Decision Information

Decision Content

Nova Scotia Court of Appeal

Citation: R. v. Schofield, 2017 NSCA 30

Date: 20170412

Docket: CAC 445688

Registry: Halifax

Between:

Her Majesty the Queen

Appellant

v.

Aaron Troy Schofield

Respondent

 

 

Judge:

The Honourable Justice Hamilton

Appeal Heard:

February 9, 2017, in Halifax, Nova Scotia

Subject:

Section 258(7) of the Criminal Code; Providing a copy of the Certificate of Analysis and reasonable notice of the Crown’s intention to produce it at second trial.

Summary:

The respondent was charged with driving while his blood alcohol exceeded the legal limit contrary to s. 253(1)(b). At a voir dire prior to his first trial, the Certificate of Analysis was ruled inadmissible. Following a successful appeal by the Crown, he was acquitted at his second trial when the trial judge found that giving the Certificate and Notice to him at around 11:51 p.m. on the date of the offence, and taking it away from him when he was put in cells at 12:17 a.m., with the intervening time spent in the back of a police car in the dark, and no proof that the Certificate and Notice was returned to the respondent when he was released from cells, did not provide the respondent with the reasonable notice required by s. 258(7).


 

Issues:

1.       Did the trial judge err in finding the requirements of s. 258(7) were not met?

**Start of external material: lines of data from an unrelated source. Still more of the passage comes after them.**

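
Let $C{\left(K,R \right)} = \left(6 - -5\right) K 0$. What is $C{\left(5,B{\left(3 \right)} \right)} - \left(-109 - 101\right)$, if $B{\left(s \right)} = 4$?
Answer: $210$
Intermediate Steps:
$C{\left(K,R \right)} = 0$ ($C{\left(K,R \right)} = \left(6 + 5\right) K 0 = 11 K 0 = 0$)
$C{\left(5,B{\left(3 \right)} \right)} - \left(-109 - 101\right) = 0 - \left(-109 - 101\right) = 0 - -210 = 0 + 210 = 210$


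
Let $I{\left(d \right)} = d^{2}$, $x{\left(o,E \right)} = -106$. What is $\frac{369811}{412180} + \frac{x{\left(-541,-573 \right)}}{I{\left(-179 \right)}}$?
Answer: $\frac{11805423171}{13206659380} \approx 0.8939$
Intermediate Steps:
$\frac{369811}{412180} + \frac{x{\left(-541,-573 \right)}}{I{\left(-179 \right)}} = \frac{369811}{412180} - \frac{106}{\left(-179\right)^{2}} = 369811 \cdot \frac{1}{412180} - \frac{106}{32041} = \frac{369811}{412180} - \frac{106}{32041} = \frac{11805423171}{13206659380}$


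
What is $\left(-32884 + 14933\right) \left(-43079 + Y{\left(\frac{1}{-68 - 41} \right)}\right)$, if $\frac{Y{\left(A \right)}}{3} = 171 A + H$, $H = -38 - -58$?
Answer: $\frac{84182722384}{109} \approx 7.7232 \cdot 10^{8}$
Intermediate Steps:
$H = 20$ ($H = -38 + 58 = 20$)
$Y{\left(A \right)} = 60 + 513 A$ ($Y{\left(A \right)} = 3 \left(171 A + 20\right) = 3 \left(20 + 171 A\right) = 60 + 513 A$)
$\left(-32884 + 14933\right) \left(-43079 + Y{\left(\frac{1}{-68 - 41} \right)}\right) = \left(-32884 + 14933\right) \left(-43079 + \left(60 + \frac{513}{-68 - 41}\right)\right) = - 17951 \left(-43079 + \left(60 + \frac{513}{-109}\right)\right) = - 17951 \left(-43079 + \left(60 + 513 \left(- \frac{1}{109}\right)\right)\right) = - 17951 \left(-43079 + \left(60 - \frac{513}{109}\right)\right) = - 17951 \left(-43079 + \frac{6027}{109}\right) = \left(-17951\right) \left(- \frac{4689584}{109}\right) = \frac{84182722384}{109}$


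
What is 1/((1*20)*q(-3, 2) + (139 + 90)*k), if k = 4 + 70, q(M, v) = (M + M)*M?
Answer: 1/17306 ≈ 5.7783e-5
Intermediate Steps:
q(M, v) = 2*M² (q(M, v) = (2*M)*M = 2*M²)
k = 74
1/((1*20)*q(-3, 2) + (139 + 90)*k) = 1/((1*20)*(2*(-3)²) + (139 + 90)*74) = 1/(20*(2*9) + 229*74) = 1/(20*18 + 16946) = 1/(360 + 16946) = 1/17306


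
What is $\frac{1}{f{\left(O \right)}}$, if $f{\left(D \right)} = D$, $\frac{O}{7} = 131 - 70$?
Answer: $\frac{1}{427} \approx 0.0023419$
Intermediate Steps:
$O = 427$ ($O = 7 \left(131 - 70\right) = 7 \cdot 61 = 427$)
$\frac{1}{f{\left(O \right)}} = \frac{1}{427}$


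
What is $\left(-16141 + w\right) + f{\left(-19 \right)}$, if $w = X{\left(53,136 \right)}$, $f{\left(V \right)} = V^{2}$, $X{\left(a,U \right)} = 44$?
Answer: $-15736$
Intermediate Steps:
$w = 44$
$\left(-16141 + w\right) + f{\left(-19 \right)} = \left(-16141 + 44\right) + \left(-19\right)^{2} = -16097 + 361 = -15736$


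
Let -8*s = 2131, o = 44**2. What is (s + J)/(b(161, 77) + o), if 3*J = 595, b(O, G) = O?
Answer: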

2.       If so, should a conviction be entered or a new trial ordered?

Result:

Appeal allowed, conviction entered and matter referred to the trial judge for sentencing. The trial judge erred by failing to consider the role played by the Certificate and Notice in the respondent’s voir dire/first trial, which amounted to sufficient compliance with s. 258(7). The respondent conceded that if the judge erred in not considering the Certificate, there is no further evidence required for a conviction, that the Certificate is dispositive of the outcome and would have resulted in a conviction.